Exercice revigorant, enfin, parce qu’il sera invitation à explorer toute la richesse des expériences de ceux qui -en général sans visibilité médiatique- font front devant la violence, explorent des chemins nouveaux pour « refaire société » et dans un univers mondialisé, pour « faire humanité », trouver des voies de réconciliation, rendre possible, envers et contre tout, un dialogue apaisé des civilisations. Les Carrefours qui vous sont proposés sont là pour que nous allions plus loin dans cette exploration.

Mais -et c’est par là que je termine- ce sera un exercice seulement partiel. Ce thème est si protéiforme qu’il aurait fallu une vraie semaine pour le traiter. Or, nous avons été contraints de devenir très « post-modernes » aux Semaines Sociales de France et à réduire notre semaine de travail non pas à 35 heures, ni à quatre jours, mais seulement à trois. Il nous a donc fallu faire un choix et pour garder une certaine logique, décider que, pour l’essentiel, nous traiterons de la violence économique l’année prochaine en consacrant notre session 2003 à l’argent.

Il faudra donc faire un tout des deux semaine 2002 et 2003 et pour en assurer la jonction, dès cette année, trois importants Carrefours auxquels vous avez déjà été nombreux à vous inscrire, traiteront certains aspects économiques de la violence :

* l’un, animé par Jean-Marie Fardeau, Secrétaire général du Comité Catholique contre la Faim et pour le Développement, sur le comment d’un agir pour la paix ;

* un autre, animé par « Les Amis Aquitains des Semaines Sociales de France », Pierre Levené, Secrétaire général du Secours Catholique, avec la participation d’ADT Quart-Monde sur l’exclusion ;

* un troisième, sur les relations Nord-Sud : comment passer de la violence au partenariat, animée par Marie-Odile Bruny de l’Antenne sociale de Lyon ;

* enfin, Alain Deleu, Président de la CFTC, en qualité de « Grand Témoin » nous parlera des conflits sociaux et violence économique.

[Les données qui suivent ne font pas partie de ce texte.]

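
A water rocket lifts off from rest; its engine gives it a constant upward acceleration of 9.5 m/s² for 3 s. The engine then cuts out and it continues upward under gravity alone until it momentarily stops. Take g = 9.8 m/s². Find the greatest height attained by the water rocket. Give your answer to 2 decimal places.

84.19 m

Phase 1 (powered ascent): v₀ = 0 m/s, a = 9.5 m/s².
v = v₀ + at = 0 + (9.5)(3) = 28.5 m/s
Δx = v₀t + ½at² = 0·3 + 0.5·9.5·3² = 42.8 m

Phase 2 (coasting upward): v₀ = 28.5 m/s, a = -9.8 m/s².
v = v₀ + at → t = (0 − 28.5) / -9.8 = 2.91 s
v² = v₀² + 2aΔx → Δx = (0² − 28.5²)/(2·-9.8) = 41.4 m
Maximum height = 42.8 + 41.4 = 84.2 m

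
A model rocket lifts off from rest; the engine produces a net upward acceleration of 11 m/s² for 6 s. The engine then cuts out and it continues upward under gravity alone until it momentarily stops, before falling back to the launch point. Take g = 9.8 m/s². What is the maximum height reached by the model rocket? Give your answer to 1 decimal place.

420.2 m

Phase 1 (powered ascent): v₀ = 0 m/s, a = 11 m/s².
v = v₀ + at = 0 + (11)(6) = 66.0 m/s
Δx = v₀t + ½at² = 0·6 + 0.5·11·6² = 198 m

Phase 2 (coasting upward): v₀ = 66.0 m/s, a = -9.8 m/s².
v = v₀ + at → t = (0 − 66.0) / -9.8 = 6.73 s
v² = v₀² + 2aΔx → Δx = (0² − 66.0²)/(2·-9.8) = 222 m
Maximum height = 198 + 222 = 420 m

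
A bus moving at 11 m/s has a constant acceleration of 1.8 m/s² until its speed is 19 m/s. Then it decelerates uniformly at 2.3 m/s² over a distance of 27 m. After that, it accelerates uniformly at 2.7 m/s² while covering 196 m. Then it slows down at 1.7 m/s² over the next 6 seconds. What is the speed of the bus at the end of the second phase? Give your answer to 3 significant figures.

15.4 m/s

Phase 1 (accelerating): v₀ = 11.0 m/s, a = 1.8 m/s².
v = v₀ + at → t = (19 − 11.0) / 1.8 = 4.44 s
v² = v₀² + 2aΔx → Δx = (19² − 11.0²)/(2·1.8) = 66.7 m

Phase 2 (decelerating): v₀ = 19.0 m/s, a = -2.3 m/s².
v² = v₀² + 2aΔx = 19.0² + 2·-2.3·27 = 237 → v = 15.4 m/s
t = (v − v₀)/a = (15.4 − 19.0)/-2.3 = 1.57 s
Speed at end of phase 2 = 15.4 m/s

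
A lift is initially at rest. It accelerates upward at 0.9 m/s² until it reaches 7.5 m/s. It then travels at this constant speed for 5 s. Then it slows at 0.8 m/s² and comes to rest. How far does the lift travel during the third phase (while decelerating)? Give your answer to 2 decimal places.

Phase 1 (accelerating): v₀ = 0 m/s, a = 0.9 m/s².
v = v₀ + at → t = (7.5 − 0) / 0.9 = 8.33 s
v² = v₀² + 2aΔx → Δx = (7.5² − 0²)/(2·0.9) = 31.2 m

Phase 2 (constant speed): v₀ = 7.50 m/s, a = 0 m/s².
v = v₀ + at = 7.50 + (0)(5) = 7.50 m/s
Δx = v₀t + ½at² = 7.50·5 + 0.5·0·5² = 37.5 m

Phase 3 (decelerating): v₀ = 7.50 m/s, a = -0.8 m/s².
v = v₀ + at → t = (0 − 7.50) / -0.8 = 9.38 s
v² = v₀² + 2aΔx → Δx = (0² − 7.50²)/(2·-0.8) = 35.2 m
Distance in phase 3 = 35.2 m

35.16 m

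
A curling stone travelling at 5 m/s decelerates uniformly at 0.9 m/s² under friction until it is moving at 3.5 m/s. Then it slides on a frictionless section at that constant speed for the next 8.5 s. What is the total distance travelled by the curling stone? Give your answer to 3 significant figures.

Phase 1 (decelerating): v₀ = 5.00 m/s, a = -0.9 m/s².
v = v₀ + at → t = (3.5 − 5.00) / -0.9 = 1.67 s
v² = v₀² + 2aΔx → Δx = (3.5² − 5.00²)/(2·-0.9) = 7.08 m

Phase 2 (constant speed): v₀ = 3.50 m/s, a = 0 m/s².
v = v₀ + at = 3.50 + (0)(8.5) = 3.50 m/s
Δx = v₀t + ½at² = 3.50·8.5 + 0.5·0·8.5² = 29.8 m
Total distance = 7.08 + 29.8 = 36.8 m

36.8 m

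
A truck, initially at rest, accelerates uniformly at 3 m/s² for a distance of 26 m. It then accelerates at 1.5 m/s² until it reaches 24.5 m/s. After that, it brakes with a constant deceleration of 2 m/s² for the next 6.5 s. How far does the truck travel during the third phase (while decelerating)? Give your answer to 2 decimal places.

Phase 1 (accelerating): v₀ = 0 m/s, a = 3 m/s².
v² = v₀² + 2aΔx = 0² + 2·3·26 = 156 → v = 12.5 m/s
t = (v − v₀)/a = (12.5 − 0)/3 = 4.16 s

Phase 2 (accelerating): v₀ = 12.5 m/s, a = 1.5 m/s².
v = v₀ + at → t = (24.5 − 12.5) / 1.5 = 8.01 s
v² = v₀² + 2aΔx → Δx = (24.5² − 12.5²)/(2·1.5) = 148 m

Phase 3 (decelerating): v₀ = 24.5 m/s, a = -2 m/s².
v = v₀ + at = 24.5 + (-2)(6.5) = 11.5 m/s
Δx = v₀t + ½at² = 24.5·6.5 + 0.5·-2·6.5² = 117 m
Distance in phase 3 = 117 m

117.00 m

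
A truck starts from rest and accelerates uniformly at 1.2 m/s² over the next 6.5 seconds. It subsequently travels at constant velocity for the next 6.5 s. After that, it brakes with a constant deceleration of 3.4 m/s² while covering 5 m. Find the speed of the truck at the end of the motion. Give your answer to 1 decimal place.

Phase 1 (accelerating): v₀ = 0 m/s, a = 1.2 m/s².
v = v₀ + at = 0 + (1.2)(6.5) = 7.80 m/s
Δx = v₀t + ½at² = 0·6.5 + 0.5·1.2·6.5² = 25.3 m

Phase 2 (constant speed): v₀ = 7.80 m/s, a = 0 m/s².
v = v₀ + at = 7.80 + (0)(6.5) = 7.80 m/s
Δx = v₀t + ½at² = 7.80·6.5 + 0.5·0·6.5² = 50.7 m

Phase 3 (decelerating): v₀ = 7.80 m/s, a = -3.4 m/s².
v² = v₀² + 2aΔx = 7.80² + 2·-3.4·5 = 26.8 → v = 5.18 m/s
t = (v − v₀)/a = (5.18 − 7.80)/-3.4 = 0.770 s
Final speed = 5.18 m/s

5.2 m/s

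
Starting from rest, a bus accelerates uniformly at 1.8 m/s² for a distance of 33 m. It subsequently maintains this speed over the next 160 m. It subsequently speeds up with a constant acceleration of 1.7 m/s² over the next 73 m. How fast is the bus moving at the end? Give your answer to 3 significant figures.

Phase 1 (accelerating): v₀ = 0 m/s, a = 1.8 m/s².
v² = v₀² + 2aΔx = 0² + 2·1.8·33 = 119 → v = 10.9 m/s
t = (v − v₀)/a = (10.9 − 0)/1.8 = 6.06 s

Phase 2 (constant speed): v₀ = 10.9 m/s, a = 0 m/s².
Constant speed: t = d/v = 160/10.9 = 14.7 s

Phase 3 (accelerating): v₀ = 10.9 m/s, a = 1.7 m/s².
v² = v₀² + 2aΔx = 10.9² + 2·1.7·73 = 367 → v = 19.2 m/s
t = (v − v₀)/a = (19.2 − 10.9)/1.7 = 4.86 s
Final speed = 19.2 m/s

19.2 m/s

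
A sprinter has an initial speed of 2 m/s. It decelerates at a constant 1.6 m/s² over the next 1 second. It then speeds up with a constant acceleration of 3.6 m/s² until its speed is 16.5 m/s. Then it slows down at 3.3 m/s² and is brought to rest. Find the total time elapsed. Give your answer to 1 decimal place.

10.5 s

Phase 1 (decelerating): v₀ = 2.00 m/s, a = -1.6 m/s².
v = v₀ + at = 2.00 + (-1.6)(1) = 0.400 m/s
Δx = v₀t + ½at² = 2.00·1 + 0.5·-1.6·1² = 1.20 m

Phase 2 (accelerating): v₀ = 0.400 m/s, a = 3.6 m/s².
v = v₀ + at → t = (16.5 − 0.400) / 3.6 = 4.47 s
v² = v₀² + 2aΔx → Δx = (16.5² − 0.400²)/(2·3.6) = 37.8 m

Phase 3 (decelerating): v₀ = 16.5 m/s, a = -3.3 m/s².
v = v₀ + at → t = (0 − 16.5) / -3.3 = 5.00 s
v² = v₀² + 2aΔx → Δx = (0² − 16.5²)/(2·-3.3) = 41.2 m
Total time = 1.00 + 4.47 + 5.00 = 10.5 s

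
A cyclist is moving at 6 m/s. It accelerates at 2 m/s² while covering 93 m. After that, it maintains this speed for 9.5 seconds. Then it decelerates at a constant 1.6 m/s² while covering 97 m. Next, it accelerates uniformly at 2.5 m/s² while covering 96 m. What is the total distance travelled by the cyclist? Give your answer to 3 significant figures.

Phase 1 (accelerating): v₀ = 6.00 m/s, a = 2 m/s².
v² = v₀² + 2aΔx = 6.00² + 2·2·93 = 408 → v = 20.2 m/s
t = (v − v₀)/a = (20.2 − 6.00)/2 = 7.10 s

Phase 2 (constant speed): v₀ = 20.2 m/s, a = 0 m/s².
v = v₀ + at = 20.2 + (0)(9.5) = 20.2 m/s
Δx = v₀t + ½at² = 20.2·9.5 + 0.5·0·9.5² = 192 m

Phase 3 (decelerating): v₀ = 20.2 m/s, a = -1.6 m/s².
v² = v₀² + 2aΔx = 20.2² + 2·-1.6·97 = 97.6 → v = 9.88 m/s
t = (v − v₀)/a = (9.88 − 20.2)/-1.6 = 6.45 s

Phase 4 (accelerating): v₀ = 9.88 m/s, a = 2.5 m/s².
v² = v₀² + 2aΔx = 9.88² + 2·2.5·96 = 578 → v = 24.0 m/s
t = (v − v₀)/a = (24.0 − 9.88)/2.5 = 5.66 s
Total distance = 93.0 + 192 + 97.0 + 96.0 = 478 m

478 m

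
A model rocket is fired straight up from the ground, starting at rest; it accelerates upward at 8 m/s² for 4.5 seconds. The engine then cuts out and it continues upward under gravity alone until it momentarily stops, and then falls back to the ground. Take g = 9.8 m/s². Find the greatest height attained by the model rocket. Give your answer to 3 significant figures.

Phase 1 (powered ascent): v₀ = 0 m/s, a = 8 m/s².
v = v₀ + at = 0 + (8)(4.5) = 36.0 m/s
Δx = v₀t + ½at² = 0·4.5 + 0.5·8·4.5² = 81.0 m

Phase 2 (coasting upward): v₀ = 36.0 m/s, a = -9.8 m/s².
v = v₀ + at → t = (0 − 36.0) / -9.8 = 3.67 s
v² = v₀² + 2aΔx → Δx = (0² − 36.0²)/(2·-9.8) = 66.1 m
Maximum height = 81.0 + 66.1 = 147 m

147 m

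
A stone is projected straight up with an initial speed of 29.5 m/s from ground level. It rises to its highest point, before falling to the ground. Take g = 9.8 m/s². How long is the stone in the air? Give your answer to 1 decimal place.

Phase 1 (rising): v₀ = 29.5 m/s, a = -9.8 m/s².
v = v₀ + at → t = (0 − 29.5) / -9.8 = 3.01 s
v² = v₀² + 2aΔx → Δx = (0² − 29.5²)/(2·-9.8) = 44.4 m

Phase 2 (falling): v₀ = 0 m/s, a = -9.8 m/s².
Falls 44.4 m from rest: t = √(2·44.4/9.8) = 3.01 s; v = g·t = 29.5 m/s.
Total time = 3.01 + 3.01 = 6.02 s

6.0 s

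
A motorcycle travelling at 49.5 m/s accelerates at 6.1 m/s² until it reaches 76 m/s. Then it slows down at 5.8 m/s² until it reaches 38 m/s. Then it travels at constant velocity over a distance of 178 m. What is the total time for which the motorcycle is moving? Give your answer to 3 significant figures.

15.6 s

Phase 1 (accelerating): v₀ = 49.5 m/s, a = 6.1 m/s².
v = v₀ + at → t = (76 − 49.5) / 6.1 = 4.34 s
v² = v₀² + 2aΔx → Δx = (76² − 49.5²)/(2·6.1) = 273 m

Phase 2 (decelerating): v₀ = 76.0 m/s, a = -5.8 m/s².
v = v₀ + at → t = (38 − 76.0) / -5.8 = 6.55 s
v² = v₀² + 2aΔx → Δx = (38² − 76.0²)/(2·-5.8) = 373 m

Phase 3 (constant speed): v₀ = 38.0 m/s, a = 0 m/s².
Constant speed: t = d/v = 178/38.0 = 4.68 s
Total time = 4.34 + 6.55 + 4.68 = 15.6 s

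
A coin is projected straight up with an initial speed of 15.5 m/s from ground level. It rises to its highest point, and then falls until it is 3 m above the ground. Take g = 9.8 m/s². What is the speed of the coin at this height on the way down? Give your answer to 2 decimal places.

13.47 m/s

Phase 1 (rising): v₀ = 15.5 m/s, a = -9.8 m/s².
v = v₀ + at → t = (0 − 15.5) / -9.8 = 1.58 s
v² = v₀² + 2aΔx → Δx = (0² − 15.5²)/(2·-9.8) = 12.3 m

Phase 2 (falling): v₀ = 0 m/s, a = -9.8 m/s².
Falls 9.26 m from rest: t = √(2·9.26/9.8) = 1.37 s; v = g·t = 13.5 m/s.
Final speed = 13.5 m/s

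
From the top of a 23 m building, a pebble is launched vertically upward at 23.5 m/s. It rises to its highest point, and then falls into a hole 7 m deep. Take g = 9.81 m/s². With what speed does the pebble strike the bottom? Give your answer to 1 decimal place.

33.8 m/s

Phase 1 (rising): v₀ = 23.5 m/s, a = -9.81 m/s².
v = v₀ + at → t = (0 − 23.5) / -9.81 = 2.40 s
v² = v₀² + 2aΔx → Δx = (0² − 23.5²)/(2·-9.81) = 28.1 m

Phase 2 (falling): v₀ = 0 m/s, a = -9.81 m/s².
Falls 58.1 m from rest: t = √(2·58.1/9.81) = 3.44 s; v = g·t = 33.8 m/s.
Final speed = 33.8 m/s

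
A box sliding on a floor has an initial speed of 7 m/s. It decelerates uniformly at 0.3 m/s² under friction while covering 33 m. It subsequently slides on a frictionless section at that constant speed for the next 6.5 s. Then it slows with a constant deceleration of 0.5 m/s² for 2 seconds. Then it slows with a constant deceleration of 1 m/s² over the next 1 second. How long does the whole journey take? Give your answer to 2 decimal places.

Phase 1 (decelerating): v₀ = 7.00 m/s, a = -0.3 m/s².
v² = v₀² + 2aΔx = 7.00² + 2·-0.3·33 = 29.2 → v = 5.40 m/s
t = (v − v₀)/a = (5.40 − 7.00)/-0.3 = 5.32 s

Phase 2 (constant speed): v₀ = 5.40 m/s, a = 0 m/s².
v = v₀ + at = 5.40 + (0)(6.5) = 5.40 m/s
Δx = v₀t + ½at² = 5.40·6.5 + 0.5·0·6.5² = 35.1 m

Phase 3 (decelerating): v₀ = 5.40 m/s, a = -0.5 m/s².
v = v₀ + at = 5.40 + (-0.5)(2) = 4.40 m/s
Δx = v₀t + ½at² = 5.40·2 + 0.5·-0.5·2² = 9.81 m

Phase 4 (decelerating): v₀ = 4.40 m/s, a = -1 m/s².
v = v₀ + at = 4.40 + (-1)(1) = 3.40 m/s
Δx = v₀t + ½at² = 4.40·1 + 0.5·-1·1² = 3.90 m
Total time = 5.32 + 6.50 + 2.00 + 1.00 = 14.8 s

14.82 s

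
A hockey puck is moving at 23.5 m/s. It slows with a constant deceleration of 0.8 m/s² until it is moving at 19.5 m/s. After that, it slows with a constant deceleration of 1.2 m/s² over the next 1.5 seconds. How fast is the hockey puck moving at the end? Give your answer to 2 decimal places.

17.70 m/s

Phase 1 (decelerating): v₀ = 23.5 m/s, a = -0.8 m/s².
v = v₀ + at → t = (19.5 − 23.5) / -0.8 = 5.00 s
v² = v₀² + 2aΔx → Δx = (19.5² − 23.5²)/(2·-0.8) = 108 m

Phase 2 (decelerating): v₀ = 19.5 m/s, a = -1.2 m/s².
v = v₀ + at = 19.5 + (-1.2)(1.5) = 17.7 m/s
Δx = v₀t + ½at² = 19.5·1.5 + 0.5·-1.2·1.5² = 27.9 m
Final speed = 17.7 m/s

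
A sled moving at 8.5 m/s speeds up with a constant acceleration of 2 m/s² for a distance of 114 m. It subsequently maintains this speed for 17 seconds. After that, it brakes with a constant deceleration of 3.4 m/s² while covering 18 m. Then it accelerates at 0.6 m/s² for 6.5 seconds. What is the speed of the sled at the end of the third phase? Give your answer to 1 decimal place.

Phase 1 (accelerating): v₀ = 8.50 m/s, a = 2 m/s².
v² = v₀² + 2aΔx = 8.50² + 2·2·114 = 528 → v = 23.0 m/s
t = (v − v₀)/a = (23.0 − 8.50)/2 = 7.24 s

Phase 2 (constant speed): v₀ = 23.0 m/s, a = 0 m/s².
v = v₀ + at = 23.0 + (0)(17) = 23.0 m/s
Δx = v₀t + ½at² = 23.0·17 + 0.5·0·17² = 391 m

Phase 3 (decelerating): v₀ = 23.0 m/s, a = -3.4 m/s².
v² = v₀² + 2aΔx = 23.0² + 2·-3.4·18 = 406 → v = 20.1 m/s
t = (v − v₀)/a = (20.1 − 23.0)/-3.4 = 0.835 s
Speed at end of phase 3 = 20.1 m/s

20.1 m/s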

Voilà, puis-je maintenant laisser ce micro à Christine Sartori qui va nous donner lecture du message du Saint-Père et comme j’ai déjà eu la chance d’en prendre connaissance, permettez-moi de prier Mgr le Nonce Apostolique d’exprimer toute notre gratitude au Saint-Père pour les paroles qu’il nous adresse ici, tout comme pour l’extraordinaire exemple qu’il donne au monde d’un inlassable combat contre la violence et d’espérance de la paix.